There were aisles full of Fisher-Price toys, Meccano sets, vast glass cases with Sylvanian Families figures, the latest games from America - Ghostbusters Slime Challenge, Goonies Monopoly - and every single annual, book and comic a child could ever want.

What stands out for me about the place is the massive Star Wars section, probably because it was there we spent the vast majority of our time trying to convince my little brother that the shop was closing and we had to leave.

He was a terribly indecisive child and spent hours in that part of the shop picking out the Star Wars figures he wanted to add to his collection. He's 43 now and I can still picture him standing there in his little coat at five-years-old looking at a vast wall of characters with wonder in his eyes.

When he was 10 he bought the Millennium Falcon with his birthday money and spent weeks constructing it.

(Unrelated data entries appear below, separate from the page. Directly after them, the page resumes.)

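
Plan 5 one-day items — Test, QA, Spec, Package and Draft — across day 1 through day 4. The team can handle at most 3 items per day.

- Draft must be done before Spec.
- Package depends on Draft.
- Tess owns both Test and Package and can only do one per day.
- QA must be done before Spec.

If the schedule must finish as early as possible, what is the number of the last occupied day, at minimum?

day 2

The precedence chain requires at least 2 distinct days.
With at most 3 per day and 5 tasks, at least 2 days are needed.
2 works (last occupied day: day 2): for example Test=day 1; Draft=day 1; QA=day 1; Spec=day 2; Package=day 2.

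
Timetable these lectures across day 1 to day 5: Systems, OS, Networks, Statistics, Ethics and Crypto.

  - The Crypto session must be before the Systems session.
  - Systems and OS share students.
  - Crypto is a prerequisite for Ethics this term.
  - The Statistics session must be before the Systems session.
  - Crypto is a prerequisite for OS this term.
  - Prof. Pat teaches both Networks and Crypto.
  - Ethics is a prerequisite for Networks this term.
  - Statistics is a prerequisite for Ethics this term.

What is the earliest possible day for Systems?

Precedence pushes Systems to at least day 2.
Systems at day 2 is achievable: Crypto in day 1, Ethics in day 2, Statistics in day 1, Networks in day 3, Systems in day 2, OS in day 3.

day 2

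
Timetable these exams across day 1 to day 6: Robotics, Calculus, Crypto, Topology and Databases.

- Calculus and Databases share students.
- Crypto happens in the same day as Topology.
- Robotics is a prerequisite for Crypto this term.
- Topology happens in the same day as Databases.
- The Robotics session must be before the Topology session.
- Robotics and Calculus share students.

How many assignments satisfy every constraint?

60

Splitting on Robotics: it can be day 1 (20), day 2 (16), day 3 (12), day 4 (8), day 5 (4). Listing each branch's schedules as (Calculus, Crypto, Topology, Databases) by day number:
Robotics=day 1: (2,3,3,3) (2,4,4,4) (2,5,5,5) (2,6,6,6) (3,2,2,2) (3,4,4,4) (3,5,5,5) (3,6,6,6) (4,2,2,2) (4,3,3,3) (4,5,5,5) (4,6,6,6) (5,2,2,2) (5,3,3,3) (5,4,4,4) (5,6,6,6) (6,2,2,2) (6,3,3,3) (6,4,4,4) (6,5,5,5) — 20.
Robotics=day 2: (1,3,3,3) (1,4,4,4) (1,5,5,5) (1,6,6,6) (3,4,4,4) (3,5,5,5) (3,6,6,6) (4,3,3,3) (4,5,5,5) (4,6,6,6) (5,3,3,3) (5,4,4,4) (5,6,6,6) (6,3,3,3) (6,4,4,4) (6,5,5,5) — 16.
Robotics=day 3: (1,4,4,4) (1,5,5,5) (1,6,6,6) (2,4,4,4) (2,5,5,5) (2,6,6,6) (4,5,5,5) (4,6,6,6) (5,4,4,4) (5,6,6,6) (6,4,4,4) (6,5,5,5) — 12.
Robotics=day 4: (1,5,5,5) (1,6,6,6) (2,5,5,5) (2,6,6,6) (3,5,5,5) (3,6,6,6) (5,6,6,6) (6,5,5,5) — 8.
Robotics=day 5: (1,6,6,6) (2,6,6,6) (3,6,6,6) (4,6,6,6) — 4.
Summing: 20 + 16 + 12 + 8 + 4 = 60.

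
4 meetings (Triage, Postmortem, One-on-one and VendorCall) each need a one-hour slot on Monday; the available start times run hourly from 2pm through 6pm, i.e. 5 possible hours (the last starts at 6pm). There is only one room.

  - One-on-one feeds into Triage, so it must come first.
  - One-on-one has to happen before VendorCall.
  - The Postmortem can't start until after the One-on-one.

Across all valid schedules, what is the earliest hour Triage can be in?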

It was a feat of engineering for a child so young.

When he finished he flew it around his bedroom manually and cautiously a few times but was terrified of dropping it and wrecking weeks of work so the thing sat stationary on his table and the action simply revolved around it, to keep it intact.

He put it up on top of his wardrobe for safe keeping about 30 years ago. Yesterday I reached up to the top of the wardrobe of his childhood bedroom and found it there, still in perfect condition, not a scratch on it.

I hope the family who owned and ran Leisureworld know how much joy they brought to the kids on Northern Ireland during those times. It wasn't easy growing up here and there were few chinks of light, Leisureworld was one of the brightest of them all. The memory of it still makes me smile.

I wonder what our own kids will look back on with such wonder and delight, and if anything - even Disneyland - will beat the magic of Leisureworld.